Investigations into the abuse of vulnerable mental health patients in the NHS have nearly doubled in three years, according to new figures.
An analysis of NHS figures obtained by The Times through Freedom of Information requests found abuse incidents recorded by mental health trusts had risen from 106 in 2013/14 to 199 in 2015/16.
Inquiries into reports of abuse of child patients jumped from nine to 39 in a single year.
That is a 333 per cent increase in one year.
The figures from NHS England make for difficult reading. These patients are already in a vulnerable position due to their mental illness, and they do not deserve this type of treatment.
Zak Golombeck, a human rights and clinical negligence lawyer at Slater and Gordon said: “The figures from NHS England make for difficult reading. These patients are already in a vulnerable position due to their mental illness, and they do not deserve this type of treatment.
NHS England data showed more than 5,000 serious incidents had been investigated last year including over 1,000 complaints related to care, including delays, 2,170 serious incidents of self-harm, 371 suicides, 198 confidential information leaks and 199 cases of abuse. “The hospital trusts must be fully accountable for their patients, and must afford them extra protection to ensure that they remain safe at all times.”
Norman Lamb, a former Liberal Democrat health minister, told The Times that force was used in mental health treatment "far too much".
"It's just intolerable - the trusts need to be accountable," he said.
"The use of physical force is endemic in the system.
"Abuse of patients on the face of it can be characterised as gross misconduct."

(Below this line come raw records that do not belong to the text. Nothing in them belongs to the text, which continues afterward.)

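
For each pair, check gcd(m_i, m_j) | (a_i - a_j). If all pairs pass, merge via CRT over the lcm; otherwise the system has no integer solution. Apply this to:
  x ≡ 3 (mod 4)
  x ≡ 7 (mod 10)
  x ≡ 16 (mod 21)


Moduli 4, 10, 21 are not pairwise coprime, so CRT works modulo lcm(m_i) when all pairwise compatibility conditions hold.
Pairwise compatibility: gcd(m_i, m_j) must divide a_i - a_j for every pair.
Merge one congruence at a time:
  Start: x ≡ 3 (mod 4).
  Combine with x ≡ 7 (mod 10): gcd(4, 10) = 2; 7 - 3 = 4, which IS divisible by 2, so compatible.
    Write x = 3 + 4·t and substitute into x ≡ 7 (mod 10): 4·t ≡ 7 − 3 = 4 (mod 10).
    Divide the congruence (and modulus) by g = 2: 2·t ≡ 2 (mod 5).
    The inverse of 2 mod 5 is 3 (since 2·3 = 6 = 1·5 + 1), so t ≡ 3·2 = 6 ≡ 1 (mod 5).
    Then x = 3 + 4·1 = 7, valid modulo lcm(4, 10) = 20: x ≡ 7 (mod 20).
  Combine with x ≡ 16 (mod 21): gcd(20, 21) = 1; 16 - 7 = 9, which IS divisible by 1, so compatible.
    Write x = 7 + 20·t and substitute into x ≡ 16 (mod 21): 20·t ≡ 16 − 7 = 9 (mod 21).
    The inverse of 20 mod 21 is 20 (since 20·20 = 400 = 19·21 + 1), so t ≡ 20·9 = 180 ≡ 12 (mod 21).
    Then x = 7 + 20·12 = 247, valid modulo lcm(20, 21) = 420: x ≡ 247 (mod 420).
Verify: 247 mod 4 = 3, 247 mod 10 = 7, 247 mod 21 = 16.

x ≡ 247 (mod 420).


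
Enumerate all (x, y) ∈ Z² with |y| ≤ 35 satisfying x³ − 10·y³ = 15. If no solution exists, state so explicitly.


The equation is x³ - 10y³ = 15. For fixed y, x³ = 10·y³ + 15, so a solution requires the RHS to be a perfect cube.
Strategy: iterate y from -35 to 35, compute RHS = 10·y³ + 15, and check whether it is a (positive or negative) perfect cube.
Check small values of y:
  y = 0: RHS = 15 is not a perfect cube.
  y = 1: RHS = 25 is not a perfect cube.
  y = -1: RHS = 5 is not a perfect cube.
  y = 2: RHS = 95 is not a perfect cube.
  y = -2: RHS = -65 is not a perfect cube.
  y = 3: RHS = 285 is not a perfect cube.
  y = -3: RHS = -255 is not a perfect cube.
Continuing the search up to |y| = 35 finds no solutions either.
No (x, y) in the scanned range satisfies the equation.

No integer solutions with |y| ≤ 35.


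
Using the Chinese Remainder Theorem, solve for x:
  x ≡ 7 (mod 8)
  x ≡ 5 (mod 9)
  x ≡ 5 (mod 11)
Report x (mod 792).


Moduli 8, 9, 11 are pairwise coprime; by CRT there is a unique solution modulo M = 8 · 9 · 11 = 792.
Solve pairwise, accumulating the modulus:
  Start with x ≡ 7 (mod 8).
  Combine with x ≡ 5 (mod 9): since gcd(8, 9) = 1, we get a unique residue mod 72.
    Write x = 7 + 8·t and substitute into x ≡ 5 (mod 9): 8·t ≡ 5 − 7 = -2 (mod 9).
    Reduce coefficients mod 9: 8·t ≡ 7 (mod 9).
    The inverse of 8 mod 9 is 8 (since 8·8 = 64 = 7·9 + 1), so t ≡ 8·7 = 56 ≡ 2 (mod 9).
    Then x = 7 + 8·2 = 23, valid modulo lcm(8, 9) = 72: x ≡ 23 (mod 72).
  Combine with x ≡ 5 (mod 11): since gcd(72, 11) = 1, we get a unique residue mod 792.
    Write x = 23 + 72·t and substitute into x ≡ 5 (mod 11): 72·t ≡ 5 − 23 = -18 (mod 11).
    Reduce coefficients mod 11: 6·t ≡ 4 (mod 11).
    The inverse of 6 mod 11 is 2 (since 6·2 = 12 = 1·11 + 1), so t ≡ 2·4 = 8 ≡ 8 (mod 11).
    Then x = 23 + 72·8 = 599, valid modulo lcm(72, 11) = 792: x ≡ 599 (mod 792).
Verify: 599 mod 8 = 7 ✓, 599 mod 9 = 5 ✓, 599 mod 11 = 5 ✓.

x ≡ 599 (mod 792).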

Reports of serious incidents require an investigation under guidance issued by the health service regulator NHS Improvement.
A Department of Health spokesperson said: "If there are serious incidents where patient safety has been put at risk we expect mental health trusts to investigate immediately to ensure this doesn't happen again.
"Serious incidents remain rare across the NHS and our guidance makes clear restraint should only be used as a last resort."